GSA Connects 2022 meeting in Denver, Colorado

Paper No. 94-5
Presentation Time: 9:00 AM-1:00 PM

INTEGRATING LIDAR, AEROMAGNETIC, AND FIELD DATA TO IDENTIFY STRUCTURAL-LITHOLOGIC DOMAINS WITHIN THE ARCHEAN CARNEY LAKE GNEISS


GANNON, Ian and DEGRAFF, James, Geological & Mining Engineering & Sciences, Michigan Technological University, 1400 Townsend Drive, Houghton, MI 49931

The Archean Carney Lake Gneiss (2.7-3.8 Ga) in Dickinson County, Michigan is a complex suite of rocks on the southern edge of the Superior Craton, surrounded on three sides by Paleoproterozoic passive-margin sedimentary rocks and covered to the east by Paleozoic sandstone of the Michigan Basin.
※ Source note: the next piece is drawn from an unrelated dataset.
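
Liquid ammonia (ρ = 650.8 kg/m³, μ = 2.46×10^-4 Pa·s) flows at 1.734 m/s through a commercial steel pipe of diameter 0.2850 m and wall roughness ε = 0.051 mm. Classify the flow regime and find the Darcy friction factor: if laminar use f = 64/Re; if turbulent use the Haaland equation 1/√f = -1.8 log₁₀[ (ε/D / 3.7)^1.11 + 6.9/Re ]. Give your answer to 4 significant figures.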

The Archean and Paleoproterozoic rocks were deformed and intruded during the ~1.85 Ga Penokean Orogeny and, to a lesser extent, during later Yavapai and Mazatzal orogenies. Geologists in the 1950s to 1960s described the Carney Lake Gneiss (CLG) as a granitic gneiss with three facies related to relative abundance of potassium feldspar and plagioclase—red, gray, and composite. Composite gneiss was interpreted to be the more widespread facies and to result from mixing of gray and red gneiss. Remapping and reinterpretation of the area in the context of critical mineral potential is overdue and made difficult by limited access and dense forest and brush that obscure outcrops. Ground mapping has been greatly facilitated by using phone apps with georegistered bedrock geology maps to navigate to desired locations, LiDAR to identify potential outcrops in dense forest and brush, and differential GPS devices to locate field sites with submeter accuracy.

As a further aid to ground mapping, LiDAR and aeromagnetic data are being used in a broader sense. These recently acquired data exhibit variable textures, patterns, and boundaries that likely reflect lithology and structure within the CLG observed in the field. Lineament analysis using 1-meter LiDAR data defines at least 12 morphologic domains, based on orientation and number of lineaments, as well as major topographic boundaries that are likely structurally controlled. Some lineament sets and boundaries defined with LiDAR are expressed in the aeromagnetic data as anomalies that coincide with major lineament trends. While these lineaments often relate to features such as bedding, joints, and faults, their significance and reliability as geologic indicators needs to be further assessed with ongoing field data collection. By integrating robust field observations, aeromagnetic data, and LiDAR, we hope to better differentiate Carney Lake Gneiss into lithologic and structural domains, improve ground mapping, and improve our understanding of the geologic history of this complex terrane.